Garnet, who created the game because of his own love of golf, never expected it to become an adult sensation. He later developed a way to manufacture courses to ship across the country, still featuring elves and gnomes among its obstacles.
READ MORE: Vintage photos show miniature golf courses in Alabama
By 1930, as many as 25,000 miniature golf courses has opened around the country.
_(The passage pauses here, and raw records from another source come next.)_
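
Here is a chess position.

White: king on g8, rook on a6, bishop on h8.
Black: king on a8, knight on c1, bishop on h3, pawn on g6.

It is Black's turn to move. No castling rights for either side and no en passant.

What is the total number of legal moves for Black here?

2

Black to move; king on a8.
In check: yes, from the white rook on a6.
Legal moves: Kb8, Kb7.
Count: 2.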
A 1931 article by Roland Gray in Modern Mechanics and Inventions magazine, said it’s “more than a game – it’s a gigantic new amusement industry which is coining millions of dollars for the men back of it.”
Gray continued in the article: “Who started driving the country goofy over golf? …Who are the men behind this 1930 Gold Rush, that has sent real estate values skyrocketing and banks hiring extra tellers? And just one more question, if you please: Who are the inventors and the engineers responsible for the Department of Commerce’s report the other day that there is exactly $125,000,000 plunged into 50,000 dwarfed golf courses throughout the country, one of the nation’s ranking industries?… And here’s the answer. Down in Chattanooga, Tenn., Garnet Carter, as genial a host as ever epitomized the hospitality of the South, began fancying a system whereby the guests at his Lookout Mountain hotel might get a little compact diversion.”
In 1932, the Garnets made the decision to sell the patent rights to mini golf because they had another endeavor in mind, this time an idea of Frieda’s. They used the proceeds to open an attraction on Lookout Mountain called Rock City Gardens. Garnet is credited with coming up with one of history’s most brilliant marketing schemes to advertise the attraction: painting “See Rock City” of roofs of barns across the South.
Garnet died at his home on Lookout Mountain on July 21, 1954. Rock City and mini golf continue to amuse generations of families.
Goofy Golf today
After some damage caused by Hurricane Ivan in 2004, the property was purchased by The Daily Grind and used as an internet café. It was reopened as a golf course in 2007, according to Pensapedia.com.
Do you recall any of the themed holes on course No. 1, which include Mad Hatter, Pumpkin Head, cemetery, octopus, skeeball, spook house, tiki hut, lost cave, dinosaur king, bear, show, candy lane, gator, dragon, hat and lion’s den?
A few changes have been made to the course since it was reopened. The hole known as the “confusion hole” on course No. 1 is now called the Hollywood hole and has a replica Hollywood sign and the “school-house hole” is now themed as “grandmother’s house.”
Changes to the second 18-hole course include the addition of a Shrek-themed hole, originally the Purple People Eater hole, and the ghost town hole is now “The Knight.”
The oversized figures you remember from childhood – the monkey, sphinx, dragon, T-rex, etc. – remain the same with the exception of fresh paint. You can even buy original 1959 postcards there. Because it has been around for generations, families enjoy recreating photos from childhood with their own children and you can see dozens of examples on social media. Visit Goofy Golf at 12206 Front Beach Road, Panama City.